Ciò che la mano scolpisce, lo spirito ricorda. Nella Collezione Taguchi Tomoki, ogni linea pressata nel legno canta l'antico ronzio della xilografia giapponese, dove l'inchiostro incontra la fibra e il silenzio impara a mantenere la forma.
Qui, la gru in legno spiega le ali sulla custodia del telefono, il collo sottile fa da ponte tra terra e cielo, mentre la stampa floreale in legno in bianco e nero sboccia su un cuscino: petali netti che contrastano il vuoto, come poesia senza suono.
Questa non è decorazione. È il fantasma rinato di Ukiyo-e, dove la gru cammina tra i mondi, il cervo resta immobile quanto basta per svanire e le tigri xilografiche si aggirano al confine tra mito e memoria.
Ogni stampa si muove con la deliberata moderazione del mokuhanga, il processo tradizionale in cui la forma della natura emerge solo dopo che il legno si è arreso. Ciò che hai in mano non è solo una custodia o un cuscino: è un ponte che unisce l'estetica del periodo Edo e il design contemporaneo, una silenziosa testimonianza dell'artigianato giapponese, dove la semplicità si affina nell'eleganza.
Anche adesso, il legno ricorda ogni taglio, ogni venatura, ogni immagine fugace che lo ha attraversato, lasciando dietro di sé un disegno che non sbiadisce, ma si approfondisce.

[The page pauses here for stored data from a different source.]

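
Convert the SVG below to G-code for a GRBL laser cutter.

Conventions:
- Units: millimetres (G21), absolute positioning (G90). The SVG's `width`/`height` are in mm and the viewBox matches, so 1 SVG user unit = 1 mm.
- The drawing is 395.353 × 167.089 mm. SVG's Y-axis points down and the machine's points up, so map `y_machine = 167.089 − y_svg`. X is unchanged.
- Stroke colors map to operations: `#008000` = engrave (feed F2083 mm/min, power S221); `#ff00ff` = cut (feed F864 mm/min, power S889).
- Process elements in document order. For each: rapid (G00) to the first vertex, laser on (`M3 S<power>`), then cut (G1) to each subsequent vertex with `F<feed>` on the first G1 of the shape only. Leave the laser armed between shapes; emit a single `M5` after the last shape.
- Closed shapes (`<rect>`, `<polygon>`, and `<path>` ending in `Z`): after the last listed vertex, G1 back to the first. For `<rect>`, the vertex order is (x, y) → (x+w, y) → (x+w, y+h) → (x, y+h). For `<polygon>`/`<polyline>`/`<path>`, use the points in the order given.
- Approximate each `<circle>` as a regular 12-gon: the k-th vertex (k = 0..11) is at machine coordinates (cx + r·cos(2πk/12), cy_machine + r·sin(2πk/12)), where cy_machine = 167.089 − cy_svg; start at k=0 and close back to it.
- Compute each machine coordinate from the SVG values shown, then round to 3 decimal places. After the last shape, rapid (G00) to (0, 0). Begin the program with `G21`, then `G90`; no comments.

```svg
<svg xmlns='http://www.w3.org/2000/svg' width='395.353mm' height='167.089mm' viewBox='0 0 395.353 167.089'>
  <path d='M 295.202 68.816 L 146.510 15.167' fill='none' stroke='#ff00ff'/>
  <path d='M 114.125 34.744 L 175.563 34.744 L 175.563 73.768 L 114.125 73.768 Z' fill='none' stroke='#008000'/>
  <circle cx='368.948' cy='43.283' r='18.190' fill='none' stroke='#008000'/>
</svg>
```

G21
G90
G00 X295.202 Y98.273
M3 S889
G1 X146.510 Y151.922 F864
G00 X114.125 Y132.345
M3 S221
G1 X175.563 Y132.345 F2083
G1 X175.563 Y93.321
G1 X114.125 Y93.321
G1 X114.125 Y132.345
G00 X387.138 Y123.806
M3 S221
G1 X384.701 Y132.901 F2083
G1 X378.043 Y139.559
G1 X368.948 Y141.996
G1 X359.853 Y139.559
G1 X353.195 Y132.901
G1 X350.758 Y123.806
G1 X353.195 Y114.711
G1 X359.853 Y108.053
G1 X368.948 Y105.616
G1 X378.043 Y108.053
G1 X384.701 Y114.711
G1 X387.138 Y123.806
M5
G00 X0.000 Y0.000

Since the viewBox matches the mm dimensions, user units are millimetres directly. The only transform is the Y-flip y_m = 167.089 − y_svg.

Shape 1 is a line segment drawn with `<path>`. Its stroke #ff00ff means cut at S889, F864. After flipping Y the toolpath is (295.202,98.273) → (146.510,151.922).

Shape 2 is a rectangle drawn with `<path>`. Its stroke #008000 means engrave at S221, F2083. After flipping Y the toolpath is (114.125,132.345) → (175.563,132.345) → (175.563,93.321) → (114.125,93.321) → (114.125,132.345), returning to the start.

Shape 3 is a circle drawn with `<circle>`. Its stroke #008000 means engrave at S221, F2083. After flipping Y the toolpath is (387.138,123.806) → (384.701,132.901) → (378.043,139.559) → (368.948,141.996) → (359.853,139.559) → (353.195,132.901) → (350.758,123.806) → (353.195,114.711) → (359.853,108.053) → (368.948,105.616) → (378.043,108.053) → (384.701,114.711) → (387.138,123.806), returning to the start.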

Dalle eleganti custodie per telefoni ornate con graziose gru ai morbidi cuscini che mettono in mostra intricati floreale motivi, le creazioni di Tomoki colmano il divario tra oggetti funzionali e belle arti. Le sue xilografie, caratterizzate da contrasti audaci e linee pulite, catturano l'essenza della natura con una riverenza che riecheggia nella storia artistica giapponese. Le tigri di Tomoki trasudano potere, i suoi cervi incarnano l'eleganza e la sua flora esplode di vita, il tutto reso nella cruda bellezza del bianco e nero.
Questa collezione non riguarda solo il possesso di opere d'arte; si tratta di integrare il processo meditativo della tradizionale xilografia nella vita quotidiana. Ogni pezzo funge da promemoria tattile del fascino duraturo dell'estetica giapponese, offrendo un momento di zen nel nostro mondo frenetico.
Il lavoro di Tomoki testimonia l'atemporalità di alcuni elementi artistici: la fluidità dell'ala di una gru, la maestosità di un tigreil passo di, il delicato schiudersi di un petalo di fiore - il tutto catturato con una precisione che onora il passato abbracciando il futuro.